People with external locus of control tend to outcomes of their behaviour as a result of external forces or blaming their shortcoming on situations (Kazdin, 2000). According to Dollinger (2000), adolescents with high internal locus of control do have the believe that they are in control of their own destiny and that the more effort they put in life the more results they get. While adolescents having high external locus of control do attribute their failure or success to chance or luck, and in school sees examiners as biased or most times blame or hang it God’s will. In study of Rotter (1990), individuals with high internal Locus of control do hold that their own efforts and dedications can determine and aid changes in their situations.

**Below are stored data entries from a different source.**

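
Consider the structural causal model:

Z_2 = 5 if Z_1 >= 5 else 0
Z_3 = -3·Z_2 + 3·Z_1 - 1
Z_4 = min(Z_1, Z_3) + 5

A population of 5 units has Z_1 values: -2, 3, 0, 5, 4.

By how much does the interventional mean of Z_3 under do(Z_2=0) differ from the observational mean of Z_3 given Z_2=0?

Every unit gets Z_2=0 under the intervention. Z_3 values become -7, 8, -1, 14, 11; E[Z_3|do(Z_2=0)] = 5.
Conditioning on Z_2=0 selects the 4 unit(s) with Z_1 ∈ {-2, 3, 0, 4}. Their Z_3 values: -7, 8, -1, 11. Mean = 2.75.
Difference = 5 − 2.75 = 2.25.

2.25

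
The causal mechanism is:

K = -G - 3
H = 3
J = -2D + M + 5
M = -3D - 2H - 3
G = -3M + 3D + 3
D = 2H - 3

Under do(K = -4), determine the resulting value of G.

66

do(K=-4) replaces the equation K = -G - 3 with the constant K = -4.
No directed path runs from K to G, so G keeps its natural value.
D = 2H - 3  [with H=3]  = 3
M = -3D - 2H - 3  [with D=3, H=3]  = -18
G = -3M + 3D + 3  [with M=-18, D=3]  = 66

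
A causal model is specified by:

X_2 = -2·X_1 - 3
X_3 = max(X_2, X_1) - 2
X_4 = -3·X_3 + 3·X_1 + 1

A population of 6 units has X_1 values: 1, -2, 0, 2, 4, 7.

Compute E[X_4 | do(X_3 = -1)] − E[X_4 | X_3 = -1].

Under do(X_3=-1), X_3's equation is replaced by X_3=-1 for every unit. Per-unit X_4: 7, -2, 4, 10, 16, 25. Mean = 10.
E[X_4|X_3=-1] averages over only the 2 units with X_3=-1 (X_1 = 1, -2): X_4 = 7, -2, mean 2.5.
Difference = 10 − 2.5 = 7.5.

7.5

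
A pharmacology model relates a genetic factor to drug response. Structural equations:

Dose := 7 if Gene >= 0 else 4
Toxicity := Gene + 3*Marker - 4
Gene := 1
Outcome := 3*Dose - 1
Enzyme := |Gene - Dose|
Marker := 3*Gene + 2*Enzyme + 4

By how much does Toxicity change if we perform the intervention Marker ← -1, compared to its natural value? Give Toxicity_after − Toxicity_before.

-60

Intervening sets Marker = -1 and removes its equation (Marker := 3*Gene + 2*Enzyme + 4).
Toxicity = Gene + 3*Marker - 4  [with Gene=1, Marker=-1]  = -6
Without intervention: Dose = 7 if Gene >= 0 else 4  [with Gene=1]  = 7; Enzyme = |Gene - Dose|  [with Gene=1, Dose=7]  = 6; Marker = 3*Gene + 2*Enzyme + 4  [with Gene=1, Enzyme=6]  = 19; Toxicity = Gene + 3*Marker - 4  [with Gene=1, Marker=19]  = 54.
Change = -6 − 54 = -60.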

They do think that future is just one’s own performance and tasks which implicates the success or failure in life. This kind of belief makes the individual to be confident and it more motivated to yield outcomes. According to Rotter (1990), internal Locus of control is “the level to which individuals expect that reinforcement or a result of their actions is a personal characteristic”. One with internal locus of control are; full of accountability, not easily influence, confident in their belief, hardworking and result oriented and independent.
People with external Locus of control do believe that, they lack control over what is happening around them and people around them will control their fortune or actions (Rotter, 1990). They are likely to attribute their success to chance or accident and luck but not their responsibilities. These individuals according to Rotter (1990) tend to; blame the events of life on others when experiencing distress, believe that success is by luck or chance or others, believe that their efforts cannot change the status quo and distress in difficult conditions.
According to Strauser (2002), locus of controls is the ability of individual to believe in his or her abilities to control events of life. This belief aids the person’s life, ether failure or success. Individual’s failure or success maybe the outcomes of the person’s ability to attribute what happened to them to luck or chance (Basm & Sesen, 2006). Rotter (1966) stated categorically that individual who feel that they are in charge of their life do dependents on chance and are rule by externality and individuals who have the belief that they are in charge of whatever happen to them are more likely to be controlled by a belief in internality.
Often times when the environmental factors are not sufficient to described the failures or success of people, locus of control aids and makes the events concise and precise. Considering these explanations of locus of control, one can understand why people can be ruled either by externality or internality of locus (Taylor, 2006). Adolescents who are high on internal locus of control are more sensitive, morally inclined and observant compared to those with high external locus of control. Also, adolescents with internality are purposeful and tenacious in learning as well as prone to solving some situational challenges and uncertainty (Wolk & Ducette, 1984). Stage of adolescence allow teenagers to undergo physical changes and emotional feeling like constant irritation which trigger some risky and distressing behaviours in them (Hashmi, 2013).